A journal following the history, design, construction and operation of Bernard Kempinski's O Scale model railroad depicting the U. S. Military Railroad (USMRR) Aquia-Falmouth line in 1863, and other model railroad projects.
©Bernard Kempinski All text and images, except as noted, on this blog are copyrighted by the author and may not be used without permission.

April 28, 2009

Roof Shingles Construction

I haven't had much time to work on the layout lately, as I have been crunching on finishing a book project.

I did find a photo showing a close up of how civil war era builders finished the wood roof shingles at the ridge cap.  The last course of shingles sticks up (stands proud) of the ridge cap. Also note the random width shingles, though no two seams overlap and that only some nails are visible.
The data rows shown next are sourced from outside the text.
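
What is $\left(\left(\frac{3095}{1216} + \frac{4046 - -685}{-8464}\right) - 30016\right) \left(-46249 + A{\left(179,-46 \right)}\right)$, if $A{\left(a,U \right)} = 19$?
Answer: $\frac{19403469197625}{13984} \approx 1.3875 \cdot 10^{9}$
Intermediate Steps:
$\left(\left(\frac{3095}{1216} + \frac{4046 - -685}{-8464}\right) - 30016\right) \left(-46249 + A{\left(179,-46 \right)}\right) = \left(\left(\frac{3095}{1216} + \frac{4046 - -685}{-8464}\right) - 30016\right) \left(-46249 + 19\right) = \left(\left(3095 \cdot \frac{1}{1216} + \left(4046 + 685\right) \left(- \frac{1}{8464}\right)\right) - 30016\right) \left(-46230\right) = \left(\left(\frac{3095}{1216} + 4731 \left(- \frac{1}{8464}\right)\right) - 30016\right) \left(-46230\right) = \left(\left(\frac{3095}{1216} - \frac{4731}{8464}\right) - 30016\right) \left(-46230\right) = \left(\frac{1277699}{643264} - 30016\right) \left(-46230\right) = \left(- \frac{19306934525}{643264}\right) \left(-46230\right) = \frac{19403469197625}{13984}$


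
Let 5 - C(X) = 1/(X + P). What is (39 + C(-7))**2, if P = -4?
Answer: 235225/121 ≈ 1944.0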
I do not see any evidence of flashing around the chimney.

On the motive power front, another 4-4-0 Mason arrived on the property. This one is the Whiton, another SMR offering.  It doesn't run as smoothly as my other engines, so some tuning will be necessary. But its green paint scheme is very attractive.


  1. Bernie,
    GIven your photo, it would seem that laser cut wood shingles might be the order of the day for some of your buildings. Have you had a chance to look at the commercial offerings in O-scale yet to see if anyone has a usable product?

  2. I cut the shingles for my model on my laser. However, I need to adjust the ridge cap to better reflect this new evidence. I'll post some photos when I get a chance.

  3. Bernie: Very nice work, and thanks for sharing. During the era you model, there were virtually no architects and no building codes: if you were lucky, you had a master builder who apprenticed for many years, most likely a mason. The shingle work was done by a carpenter, and the shingles were probably cut on site, accounting for the random appearance. If it was a rich client, they might have been manufactured. I would not be surprised if each building is a bit different. You will probably get the most realistic effect by varying the roof on each building some.